Zimbabwe continues to rank high for the wrong reasons. For example, Zimbabwe has recurrently stayed in the top 10 countries with the worst food price surges in the world. According to the latest statistics, Zimbabwe is ranked number 4 globally with respect to food inflation. Food inflation is roughly 102 percent (and rising) in Zimbabwe. As for year-on-year food price inflation, Zimbabwe jumped to first place globally at 285 percent. It far eclipsed countries like Venezuela and Lebanon, which is very disturbing. Today let us explore Zimbabwe’s current ranking on the Global Competitiveness Index.

What Is The Global Competitiveness Index?

According to the World Bank, the Global Competitiveness Index (GCI) is a comprehensive index used to capture national competitiveness’s microeconomic and macroeconomic foundations. The index explores institutions, factors, and policies central to a nation’s productiveness (or lack thereof). There are almost 100 variables that are scrutinized. When all is put together, a nation is given a score and then ranked out of the nations. The higher the score means, the higher the global competitiveness.

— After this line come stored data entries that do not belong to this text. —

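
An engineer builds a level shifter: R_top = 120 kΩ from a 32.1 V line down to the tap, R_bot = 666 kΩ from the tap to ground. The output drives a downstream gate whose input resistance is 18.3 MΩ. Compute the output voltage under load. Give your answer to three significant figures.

The load sits in parallel with R_bot: R_bot‖R_L = (666 × 18300) / (666 + 18300) = 642.6 kΩ.
V_out = 32.1 × 642.6 / (120 + 642.6) = 32.1 × 642.6/762.6 = 27.0 V.

V_out ≈ 27.0 V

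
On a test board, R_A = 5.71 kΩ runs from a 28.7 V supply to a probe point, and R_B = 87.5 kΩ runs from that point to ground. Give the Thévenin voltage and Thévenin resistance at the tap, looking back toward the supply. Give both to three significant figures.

V_th = 26.9 V, R_th = 5.36 kΩ

V_th is the open-circuit tap voltage: 28.7 × 87.5/(5.71 + 87.5) = 26.9 V.
With the supply zeroed, R_A and R_B appear in parallel from the tap: R_th = R_A‖R_B = (5.71 × 87.5)/93.21 = 5.36 kΩ.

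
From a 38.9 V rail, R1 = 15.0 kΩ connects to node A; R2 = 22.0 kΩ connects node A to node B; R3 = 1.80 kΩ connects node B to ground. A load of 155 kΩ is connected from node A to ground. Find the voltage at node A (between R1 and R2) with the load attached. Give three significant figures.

Below node A the series string R2+R3 = 23.80 kΩ sits in parallel with the 155 kΩ load: 20.63 kΩ.
V_A = 38.9 × 20.63/(15.0 + 20.63) = 22.5 V.

V ≈ 22.5 V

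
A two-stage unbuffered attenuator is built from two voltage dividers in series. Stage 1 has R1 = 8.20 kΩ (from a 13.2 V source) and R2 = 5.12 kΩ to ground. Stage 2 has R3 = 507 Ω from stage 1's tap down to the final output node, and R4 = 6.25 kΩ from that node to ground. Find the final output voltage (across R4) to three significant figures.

Stage 2 presents R3+R4 = 6757 Ω as a load on stage 1's tap.
Stage 1's lower leg becomes R2‖(R3+R4) = 2913 Ω, so V_mid = 13.2 × 2913/11110 = 3.460 V.
Stage 2 is itself unloaded: V_out = V_mid × R4/(R3+R4) = 3.460 × 6250/6757 = 3.20 V.

V_out ≈ 3.20 V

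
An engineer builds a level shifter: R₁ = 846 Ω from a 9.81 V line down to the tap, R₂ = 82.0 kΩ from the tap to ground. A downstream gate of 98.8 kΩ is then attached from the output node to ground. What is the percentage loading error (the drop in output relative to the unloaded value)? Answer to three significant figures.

0.840 %

The divider's output (Thévenin) resistance is R₁‖R₂ = 837.4 Ω.
Fractional drop under load = R_th/(R_th + R_L) = 837.4 / (837.4 + 98800) = 0.008404.
So the output falls by 0.840 %.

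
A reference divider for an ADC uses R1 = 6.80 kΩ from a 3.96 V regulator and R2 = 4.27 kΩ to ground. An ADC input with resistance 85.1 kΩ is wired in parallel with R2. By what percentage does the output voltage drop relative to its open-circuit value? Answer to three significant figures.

2.99 %

The divider's output (Thévenin) resistance is R1‖R2 = 2.623 kΩ.
Fractional drop under load = R_th/(R_th + R_L) = 2.623 / (2.623 + 85.1) = 0.02990.
So the output falls by 2.99 %.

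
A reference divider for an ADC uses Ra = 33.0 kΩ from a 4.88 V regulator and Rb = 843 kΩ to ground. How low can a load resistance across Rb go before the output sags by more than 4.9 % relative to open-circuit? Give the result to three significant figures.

R_L(min) ≈ 616 kΩ

Output resistance R_th = Ra‖Rb = (33.0 × 843)/876.0 = 31.76 kΩ.
The fractional drop is R_th/(R_th + R_L); requiring this ≤ 0.0490 gives R_L ≥ R_th(1/0.0490 − 1) = 31.76 × 19.41 = 616 kΩ.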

Zimbabwe On A Path of Decline

Looking over the years, it is apparent Zimbabwe’s competitiveness is plummeting. In 2019, Zimbabwe’s score was 44.24 (out of a possible 100). Returning to the period from 2007 to 2019, you will see Zimbabwe’s average score was 128.08. In 2011, Zimbabwe’s score was 136 – which was an all-time high to date. Fast forward to 2023, and Zimbabwe’s score is down to 24.5, thus placing it at a position or global rank of 119. From 2011 to 2023, Zimbabwe’s Global Competitiveness Index score has decreased by 81 percent. Let us look at some of the highlights from our current ranking.

Where Zimbabwe Is Doing Well

Despite clearly many problematic areas, Zimbabwe is doing well in some aspects. For example, Zimbabwe is doing well in the empowerment of women. It is also doing well in promoting gender equality. This is all with respect to jobs requiring high-end skill sets. Zimbabwe is also doing well in the vocational and technical skills sector. The presence of skilled professionals and the relevance of what is taught are considerably high in that sector. The majority of people working in that sector have secondary education or higher.

Where Zimbabwe Is Not Doing Well

There is a serious brain drain occurring in Zimbabwe. It has mostly been the case over the years but has worsened. It is also exacerbated by the lack of brain gain to offset the brain drain. Minorities are still not considerably tolerated in Zimbabwe; it is still a huge issue. There is also limited social mobility in the country. The uptake of technology is still quite low in Zimbabwe. Expenditure on Research and Development is still very low in Zimbabwe. This is an issue I have often cited over the years.

As you all know, corruption is still a huge vice in Zimbabwe. Poor regulatory frameworks worsen this. Regarding tertiary education, the scores for Zimbabwe are quite low. Enrolment, especially in business masters programs, is very low. Youth inclusion in this space is paltry as well. There are few to no online professional hubs in this space too. Regarding the number of Zimbabwean workers with tertiary education, Zimbabwe is found seriously wanting. Even when you look at the whole Zimbabwean population, most people do not have tertiary education.

This summarises some noteworthy points from the current Global Competitiveness Index Report. What is evident is that more needs to be done in Zimbabwe. This is not to take away from some of the good; that is all appreciated. However, that tends to overshadow the low points that need attention.

The biggest hurdle stifling all core sectors in Zimbabwe is corruption. As long as that remains unaddressed, it will be hard to implement winning strategies. Another area that needs concerted efforts is research and development. I always give the example of Israel. Physically Israel is not that big, but it has a GDP of roughly US$500 billion. Zimbabwe’s GDP is roughly US$30 billion. Yet Israel’s land size is 18 times smaller than Zimbabwe’s. Israel invests nearly 5 percent of its GDP in research and development (R&D). Compared to US’s roughly 3 percent and Europe’s 2 percent. This makes Israel the nation with the biggest R&D intensity globally. This shows that the more you invest in research and development, the more your GDP grows.